Tomales Bay Bioluminescence: Enchanting night paddle in the ocean's garden
A quick snap while staging our ply across Tomales Bay, our third in as many days. This would be the last light until the ocean lit-up with bioluminescent dinoflagellate.
Darkness set in quickly, a new moon coupled with thick marine layer extended to the surface dropped visibility at dusk to just 200ft. Tonight's group would be lead by compass.
Wind laid down nicely an hour before launch time. The group was anxious and excited. 11 tandem kayaks plus the Kanaka Whale Boat 'beacon of light' with small red LED mounted to the bow sprit rising 4 feet above the waterline, the red-nosed reindeer set the boundary on starboard side of the flotilla.
We plied water into darkness 220 degrees southwest toward Hog Island. The group stuck together nicely and we counted off before adjusting the compass again to our destination. By 9pm all sunlight had dissolved into pitch black, the dark-equivalent of midnight. Soon the wake from our kayaks began to glow.
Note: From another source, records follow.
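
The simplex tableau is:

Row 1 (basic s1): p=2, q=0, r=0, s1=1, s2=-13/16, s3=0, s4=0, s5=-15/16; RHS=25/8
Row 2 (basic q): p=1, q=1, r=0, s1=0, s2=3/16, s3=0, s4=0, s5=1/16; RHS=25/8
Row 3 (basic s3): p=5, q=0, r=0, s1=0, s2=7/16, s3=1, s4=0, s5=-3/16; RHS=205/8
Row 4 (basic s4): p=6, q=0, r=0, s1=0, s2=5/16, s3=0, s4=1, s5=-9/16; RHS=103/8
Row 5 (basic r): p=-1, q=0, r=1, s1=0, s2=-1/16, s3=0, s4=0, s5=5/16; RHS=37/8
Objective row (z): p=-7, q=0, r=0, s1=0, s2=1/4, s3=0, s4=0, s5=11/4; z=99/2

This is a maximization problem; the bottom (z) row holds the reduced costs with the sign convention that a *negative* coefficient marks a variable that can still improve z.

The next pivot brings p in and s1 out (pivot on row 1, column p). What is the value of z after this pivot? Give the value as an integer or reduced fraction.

Minimum ratio for p: (25/8)/2 = 25/16.
z changes by −(z-row coeff of p)·ratio = −(-7)·(25/16) = 175/16.
New z = 99/2 + (175/16) = 967/16.

967/16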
The Friday flotilla was a brave group. As they sallied-forth across the channel, sporadic tracers of fluorescent light welcomed shallower water with schools of bait fish that spooked, scattered & ran from the splash of our paddle, agitating dinoflagellate-plankton and triggering the release of Luciferen inside these magical, single-cell organism.
We spent a half hour in the shadow of 30 foot cliffs along the shoreline protected from wind. We were not alone. The flotilla was silent. Mesmerized by fluorescent bursts of swimming guppies, shrimp and longer traces of light from midsize fish and on-up the food chain; faint outline of leopard shark stirring clouds of glowing bubbles with a milky hue along the ocean floor.
The fog partially lifted. I look up. Put the compass in my pocket and relax a little more.
We follow a path of infinite stars eventually and on this day the silhouette of Hog Island brought us to the promise land. Many do not want to leave ... not just yet.